In a recent review of sponge development Müller et al. (2004) described them as "complex and simple but by far not primitive" (p. 54). Müller and his group in Mainz coined the term "Urmetazoan" for the ancestral metazoan and for the past decade have been applying a range of molecular techniques to understanding the novelties that lie at the base of the metazoa. The urmetazoan appears to have had a suite of cell adhesion molecules with intracellular signal transduction pathways, the ability to produce morphogenic gradients, an immune system and a simple ability to pass messages between nerve cells (Müller, 2001; Müller et al., 2004: this is the basis for the following review). Sponge morphogenesis is facilitated by extracellular morphogens and several transcription factors. Two T-box transcription factors have been recovered from the demosponge Suberites douncula, one a Brachyury homologue and the other related to Tbx3-4-5 from chordates; the former appears to be involved in axis formation. A Forkhead homologue has also been recovered from sponges and is apparently active in early morphogenetic cell movements. Among the homeodomain genes, a paired-class gene (Pax-2/5/8) and LIM and Iroquois transcription factors have been isolated and the available information suggests they are expressed in specific tissue regions. The identification of a frizzled gene, a receptor in the Wnt pathway, and other components has demonstrated that the Wnt signalling pathways is involved in cell specification and morphogenesis. The cell-cell and cell-matrix adhesion molecules include receptor tyrosine kinases, but cell adhesion is a prerequisite for immunity. The sponge immune system contains Ig-like molecules and pathways similar to deuterostomes, but not protostomes. (This is an interesting pattern that we will see repeatedly, with closer affinities between pre-bilaterians and deuterostomes than with protostomes.) Apopotosis (programmed cell death) also occurs among sponges, with molecules identified that are similar to tumor necrosis factor-a and caspases.
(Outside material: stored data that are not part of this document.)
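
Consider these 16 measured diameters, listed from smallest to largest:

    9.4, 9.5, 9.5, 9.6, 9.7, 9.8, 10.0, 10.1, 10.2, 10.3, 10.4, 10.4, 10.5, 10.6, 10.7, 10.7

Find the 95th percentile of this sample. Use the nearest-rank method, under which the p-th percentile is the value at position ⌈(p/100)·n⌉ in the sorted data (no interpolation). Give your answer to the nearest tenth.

10.7

n = 16.
Position = ⌈95/100 · 16⌉ = ⌈15.2⌉ = 16.
The value at rank 16 is 10.7.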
Müller et al. (2004) proposed a model for the appearance of the urmetazoan in which the critical evolutionary innovation was the construction of cell-cell and cell-matrix adhesion systems. This allowed cell aggregates to form and signal transduction facilitated cell differentiation and specialization. The addition of an immune system, apopototic machinery and the initial transcription factors permitted homeostasis and furthered differentiation of a body axis. Müller et al. do not consider the developmental data from choanoflagellates, but the presence of cell adhesion factors and the diversity of tyrosine kinases (King et al., 2003) is generally consistent with the Müller hypothesis.

Figure 2. Major developmental innovations leading to the origin of bilateria, emphasizing features shared with sponges, cnidarians and acoel flatworms. See text for discussion.